For the 2023 tax year and subsequent tax years, the tax will be $250 per linear foot of frontage if it had not been vacant in the immediately preceding tax year; $500 per linear foot of frontage if it stays vacant for six months into a second tax year; and $1,000 per linear foot of frontage if the property remains vacant six months into a third year.
Exempted from the tax would be any person upon whom the City is prohibited under the Constitution or laws of the State of California or the Constitution or laws of the United States from imposing the vacancy tax, like any organization that is exempt from income taxation under Section 501(c)(3) of the Internal Revenue Code of 1986; or if a lessee or sub-lessee has operated a business in the NCD for more than 182 consecutive days during a lease or sublease of at least two years, then the lessee or sub-lessee shall not be liable for the vacancy tax for the remainder of that lease or sublease, regardless of whether that lessee or sub-lessee keeps the space vacant.
Even if Proposition D does not pass, Yee sees other benefits to NCD status.

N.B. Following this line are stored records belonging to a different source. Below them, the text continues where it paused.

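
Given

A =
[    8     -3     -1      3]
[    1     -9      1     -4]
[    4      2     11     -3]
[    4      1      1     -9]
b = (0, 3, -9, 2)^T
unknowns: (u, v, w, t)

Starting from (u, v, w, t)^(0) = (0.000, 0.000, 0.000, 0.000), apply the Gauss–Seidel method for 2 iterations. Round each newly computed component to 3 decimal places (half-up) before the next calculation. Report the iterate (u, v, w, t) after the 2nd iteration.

(-0.091, -0.275, -0.829, -0.385)

Iteration 1:
  u = (0 - (-3)·0.000 - (-1)·0.000 - (3)·0.000) / (8) = 0.000
  v = (3 - (1)·0.000 - (1)·0.000 - (-4)·0.000) / (-9) = -0.333
  w = (-9 - (4)·0.000 - (2)·-0.333 - (-3)·0.000) / (11) = -0.758
  t = (2 - (4)·0.000 - (1)·-0.333 - (1)·-0.758) / (-9) = -0.343
Iteration 2:
  u = (0 - (-3)·-0.333 - (-1)·-0.758 - (3)·-0.343) / (8) = -0.091
  v = (3 - (1)·-0.091 - (1)·-0.758 - (-4)·-0.343) / (-9) = -0.275
  w = (-9 - (4)·-0.091 - (2)·-0.275 - (-3)·-0.343) / (11) = -0.829
  t = (2 - (4)·-0.091 - (1)·-0.275 - (1)·-0.829) / (-9) = -0.385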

“Naming Neighborhood Commercial Districts provides merchants and nearby residents more opportunities to preserve the distinct character of their corridor by allowing for different sets of controls. What makes San Francisco so unique is the charm and diversity of different neighborhoods,” Yee’s statement said. “The latest legislation does not change any underlying existing controls, but I am looking forward to hearing from merchants and neighbors about what they hope to see in this new Inner Taraval NCD.”
The Inner Taraval NCD is included in a group of 12 new NCDs throughout the City that the Board fast-tracked through in anticipation of Proposition D coming up on the March 3, 2020 election.
District 3 Supervisor Aaron Peskin said this is the largest expansion of NCDs “for many decades.”
“A few have been added one-by-one over the years but adding 12 in six different supervisorial districts is a big deal … and ultimately… will give neighbors and neighborhoods and their supervisors the ability to fine tune those NCDs,” Peskin said.